I was amongst that cohort. I felt SC2 was in a middle zone of increased volatility given its mechanical difficulty and sheer speed, between BW and WC3.

My rationale was a double one, WC3 is slower, less BO dependent, so if you’re the better player overall, you can still generally show it. A bad engagement, or build disadvantage is a disadvantage may still put you behind, but you don’t necessarily get put massively behind as much. Conversely, because BW is so mechanically difficult, someone like Flash can still claw back disadvantages through purely better macro alone. Less so in SC2. Some players do have a mechanical advantage for sure, but most decent pros can max out and keep their money down to a similar level. An S class player will be better than a B class, obviously, but SC2’s macro is ‘easy’ enough that if there’s a game state where the S class player ends up 30/40 supply down and 20 workers down based on a bad build interaction, or a few errors it’s a gap they can close and come back, but not just from macroing better.
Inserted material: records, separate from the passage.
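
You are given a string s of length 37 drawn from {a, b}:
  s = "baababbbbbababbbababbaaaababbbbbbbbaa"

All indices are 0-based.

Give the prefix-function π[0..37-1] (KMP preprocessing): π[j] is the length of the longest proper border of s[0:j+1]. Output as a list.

π[0] = 0
j=1 s[j]='a': π[1]=0 (border '')
j=2 s[j]='a': π[2]=0 (border '')
j=3 s[j]='b': π[3]=1 (border 'b')
j=4 s[j]='a': π[4]=2 (border 'ba')
j=5 s[j]='b': k: 2→0; π[5]=1 (border 'b')
j=6 s[j]='b': k: 1→0; π[6]=1 (border 'b')
j=7 s[j]='b': k: 1→0; π[7]=1 (border 'b')
j=8 s[j]='b': k: 1→0; π[8]=1 (border 'b')
j=9 s[j]='b': k: 1→0; π[9]=1 (border 'b')
j=10 s[j]='a': π[10]=2 (border 'ba')
j=11 s[j]='b': k: 2→0; π[11]=1 (border 'b')
j=12 s[j]='a': π[12]=2 (border 'ba')
j=13 s[j]='b': k: 2→0; π[13]=1 (border 'b')
j=14 s[j]='b': k: 1→0; π[14]=1 (border 'b')
j=15 s[j]='b': k: 1→0; π[15]=1 (border 'b')
j=16 s[j]='a': π[16]=2 (border 'ba')
j=17 s[j]='b': k: 2→0; π[17]=1 (border 'b')
j=18 s[j]='a': π[18]=2 (border 'ba')
j=19 s[j]='b': k: 2→0; π[19]=1 (border 'b')
j=20 s[j]='b': k: 1→0; π[20]=1 (border 'b')
j=21 s[j]='a': π[21]=2 (border 'ba')
j=22 s[j]='a': π[22]=3 (border 'baa')
j=23 s[j]='a': k: 3→0; π[23]=0 (border '')
j=24 s[j]='a': π[24]=0 (border '')
j=25 s[j]='b': π[25]=1 (border 'b')
j=26 s[j]='a': π[26]=2 (border 'ba')
j=27 s[j]='b': k: 2→0; π[27]=1 (border 'b')
j=28 s[j]='b': k: 1→0; π[28]=1 (border 'b')
j=29 s[j]='b': k: 1→0; π[29]=1 (border 'b')
j=30 s[j]='b': k: 1→0; π[30]=1 (border 'b')
j=31 s[j]='b': k: 1→0; π[31]=1 (border 'b')
j=32 s[j]='b': k: 1→0; π[32]=1 (border 'b')
j=33 s[j]='b': k: 1→0; π[33]=1 (border 'b')
j=34 s[j]='b': k: 1→0; π[34]=1 (border 'b')
j=35 s[j]='a': π[35]=2 (border 'ba')
j=36 s[j]='a': π[36]=3 (border 'baa')

[0, 0, 0, 1, 2, 1, 1, 1, 1, 1, 2, 1, 2, 1, 1, 1, 2, 1, 2, 1, 1, 2, 3, 0, 0, 1, 2, 1, 1, 1, 1, 1, 1, 1, 1, 2, 3]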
I’ll also add that it wasn’t that it wasn’t that I didn’t think it was possible in elite level play, I didn’t even think it possible in elite versus non-elite play either. Say S class versus a bunch of B class players. The B class players are still good enough, and SC2 ‘easy’ enough that they can win a set if they’ve a sufficient build choice advantage, they’re good enough to close that out, even if they won’t generally win in an even game state. Given Bo3 is the norm for earlier tournament stages, this means that worse players simply need to get a sufficiently big BO advantage in 2 out of 3 games.

He’s difficult to fully parse because he was something of a crazy maverick talent, but I think it’s interesting to look at someone like Stephano versus Serral. The gap between foreigners and Koreans was bigger, and only Stephano could really close it. So naturally one would assume he’d be super dominant against other foreigners. Except he wasn’t. Super strong obviously, but not that. This is no diss on Stephano, I’m just pointing out that even if you’re the better player overall, it’s really hard to be that much better that you don’t have the odd Bo3 where your builds don’t match up well versus your opponents, or you make a big irrecoverable error in a set.

To my knowledge the only players who have similarly dominant records in any comparable sense to Serral at any level are Special versus Latin Americans, and TIME/Oliveira against other Chinese players. Serral’s not just done this versus foreigners overall, he’s basically done it against the entire field

I recall a pretty funny exchange on one of Harstem’s shows, where he was asked if it was tilting playing Serral on ladder. To paraphrase, ‘I don’t like losing, but I only drop 4 MMR so it’s not too bad.’ When then asked how much he gets for a win, his response was ‘You know what? I don’t know.’